A 6ª Vara Criminal de Santos inocentou da acusação de tráfico de drogas um médico ginecologista e obstetra que plantava maconha em seu apartamento, em Santos (SP). Para a juíza Silvana Amneris Rôlo Pereira Borges, ficou comprovado no processo que o médico, de 27 anos, plantou a erva para o próprio consumo e desclassificou o delito para porte de drogas.
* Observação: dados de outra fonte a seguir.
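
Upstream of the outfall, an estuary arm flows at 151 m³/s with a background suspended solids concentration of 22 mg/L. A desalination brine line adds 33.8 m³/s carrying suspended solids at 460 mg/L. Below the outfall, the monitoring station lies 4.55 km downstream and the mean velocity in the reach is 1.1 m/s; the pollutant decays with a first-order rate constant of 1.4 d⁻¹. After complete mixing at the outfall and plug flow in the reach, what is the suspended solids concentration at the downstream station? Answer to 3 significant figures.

Mass balance: C = (151.0·22.00 + 33.80·460.0) / 184.8 = 18870/184.8 = 102.1 mg/L.
Travel time t = 4.55·1000 / 1.1 = 4136 s = 1.149 h.
Applying C = C₀e^(−kt): 102.1 × 0.9352 = 95.49 mg/L.

95.5 mg/L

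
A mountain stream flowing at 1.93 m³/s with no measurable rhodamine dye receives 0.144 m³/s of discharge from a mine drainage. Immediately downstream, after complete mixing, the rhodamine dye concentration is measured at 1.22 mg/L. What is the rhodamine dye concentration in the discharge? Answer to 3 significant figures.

17.6 mg/L

Mass balance: 1.930·0 + 0.1440·Cₑ = 2.074·1.220
→ Cₑ = (2.074·1.220 − 1.930·0) / 0.1440 = 17.57 mg/L.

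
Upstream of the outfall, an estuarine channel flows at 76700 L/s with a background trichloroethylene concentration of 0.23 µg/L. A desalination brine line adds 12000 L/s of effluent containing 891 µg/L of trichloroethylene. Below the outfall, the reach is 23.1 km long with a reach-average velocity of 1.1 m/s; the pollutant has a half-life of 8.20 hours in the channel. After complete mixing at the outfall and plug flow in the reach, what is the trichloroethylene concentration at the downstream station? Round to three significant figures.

73.7 µg/L

After mixing, C = (76700·0.2300 + 12000·891.0) / 88700 = 10710000/88700 = 120.7 µg/L.
Travel time t = 23.1·1000 / 1.1 = 21000 s = 5.833 h.
Half-life 8.20 h → k = ln 2 / 8.20 = 0.08453 h⁻¹ = 2.029 d⁻¹.
Applying C = C₀e^(−kt): 120.7 × 0.6107 = 73.74 µg/L.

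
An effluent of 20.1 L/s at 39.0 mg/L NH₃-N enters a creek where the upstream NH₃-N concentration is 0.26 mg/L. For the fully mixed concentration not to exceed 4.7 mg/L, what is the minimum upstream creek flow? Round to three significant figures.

155 L/s

Set C_mix = 4.7: (Q·0.2600 + 20.10·39.00) / (Q + 20.10) = 4.7
→ Q = 20.10·(39.00 − 4.7)/(4.7 − 0.2600) = 155.3 L/s.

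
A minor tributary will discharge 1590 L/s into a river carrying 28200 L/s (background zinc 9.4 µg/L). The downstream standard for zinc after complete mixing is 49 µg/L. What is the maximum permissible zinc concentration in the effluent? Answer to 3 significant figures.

At the limit, (Qr·Cr + Qe·Cₑ)/(Qr + Qe) = 49:
Cₑ = (29790·49 − 28200·9.400) / 1590 = 751.3 µg/L.

751 µg/L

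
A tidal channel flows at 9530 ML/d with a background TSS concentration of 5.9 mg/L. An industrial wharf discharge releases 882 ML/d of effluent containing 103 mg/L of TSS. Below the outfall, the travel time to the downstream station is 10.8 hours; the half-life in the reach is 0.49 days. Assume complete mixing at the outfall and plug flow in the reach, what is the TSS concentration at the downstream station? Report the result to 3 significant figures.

After mixing, C = (9530·5.900 + 882.0·103.0) / 10410 = 147100/10410 = 14.13 mg/L.
Half-life 0.49 d → k = ln 2 / 0.49 = 1.415 d⁻¹.
Applying C = C₀e^(−kt): 14.13 × 0.5291 = 7.474 mg/L.

7.47 mg/L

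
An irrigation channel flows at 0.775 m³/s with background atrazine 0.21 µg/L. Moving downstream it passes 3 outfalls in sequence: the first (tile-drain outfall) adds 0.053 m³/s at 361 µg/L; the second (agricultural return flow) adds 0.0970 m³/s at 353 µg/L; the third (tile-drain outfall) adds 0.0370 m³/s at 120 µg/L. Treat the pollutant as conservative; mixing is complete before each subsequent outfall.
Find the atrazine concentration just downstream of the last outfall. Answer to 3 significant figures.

60.3 µg/L

After outfall 1: Q = 0.7750 + 0.05300 = 0.8280 m³/s; C = (0.7750·0.2100 + 0.05300·361.0)/0.8280 = 23.30 µg/L.
After outfall 2: Q = 0.8280 + 0.09700 = 0.9250 m³/s; C = (0.8280·23.30 + 0.09700·353.0)/0.9250 = 57.88 µg/L.
After outfall 3: Q = 0.9250 + 0.03700 = 0.9620 m³/s; C = (0.9250·57.88 + 0.03700·120.0)/0.9620 = 60.27 µg/L.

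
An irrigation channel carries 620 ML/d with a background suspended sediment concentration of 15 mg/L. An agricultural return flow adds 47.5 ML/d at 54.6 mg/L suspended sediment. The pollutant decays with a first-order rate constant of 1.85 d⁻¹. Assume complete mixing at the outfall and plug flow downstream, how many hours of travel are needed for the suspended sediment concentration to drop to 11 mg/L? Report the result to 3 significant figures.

6.26 h

Mixed concentration C = ΣQC/ΣQ = (620.0·15.00 + 47.50·54.60) / 667.5 = 11890/667.5 = 17.82 mg/L.
17.82·exp(−k·t) = 11 → t = ln(17.82/11)/k = 22530 s = 6.257 h.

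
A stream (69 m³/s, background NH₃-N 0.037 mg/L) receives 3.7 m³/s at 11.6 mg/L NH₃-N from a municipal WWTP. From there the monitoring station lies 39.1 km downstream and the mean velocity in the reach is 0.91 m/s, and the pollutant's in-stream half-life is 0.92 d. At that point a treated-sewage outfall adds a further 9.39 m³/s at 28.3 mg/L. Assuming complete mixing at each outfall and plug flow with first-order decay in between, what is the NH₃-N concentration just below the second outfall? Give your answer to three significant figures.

Flow-weighted average: C = (69.00·0.03700 + 3.700·11.60) / 72.70 = 45.47/72.70 = 0.6255 mg/L; combined flow 72.70 m³/s.
Travel time t = 39.1·1000 / 0.91 = 42970 s = 11.94 h.
Half-life 0.92 d → k = ln 2 / 0.92 = 0.7534 d⁻¹.
Applying C = C₀e^(−kt): 0.6255 × 0.6875 = 0.4300 mg/L.
Second outfall: C = (72.70·0.4300 + 9.390·28.30)/82.09 = 3.618 mg/L.

3.62 mg/L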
Caso ele fosse condenado por tráfico, poderia cumprir uma pena variável de 5 a 15 anos de reclusão. Entretanto, o crime mais brando, aplicável aos usuários, não prevê pena privativa de liberdade e a juíza impôs ao médico a prestação de serviços comunitários pelo período de um mês em escolas, hospitais ou entidades assistenciais, públicos ou privados, sem fins lucrativos.

A decisão é definitiva, porque as partes não vão recorrer. A tese desclassificatória foi sustentada pelo advogado Marcelo Cruz e o próprio Ministério Público, em suas alegações finais, a considerou adequada para o caso.

Flagrante e denúncia
Tudo começou quando policiais civis, com mandado de busca e apreensão, foram ao apartamento do médico em novembro de 2012 e acharam cinco vasos com maconha e uma porção da erva, além de estufa, termômetro e outros materiais destinados à agricultura caseira.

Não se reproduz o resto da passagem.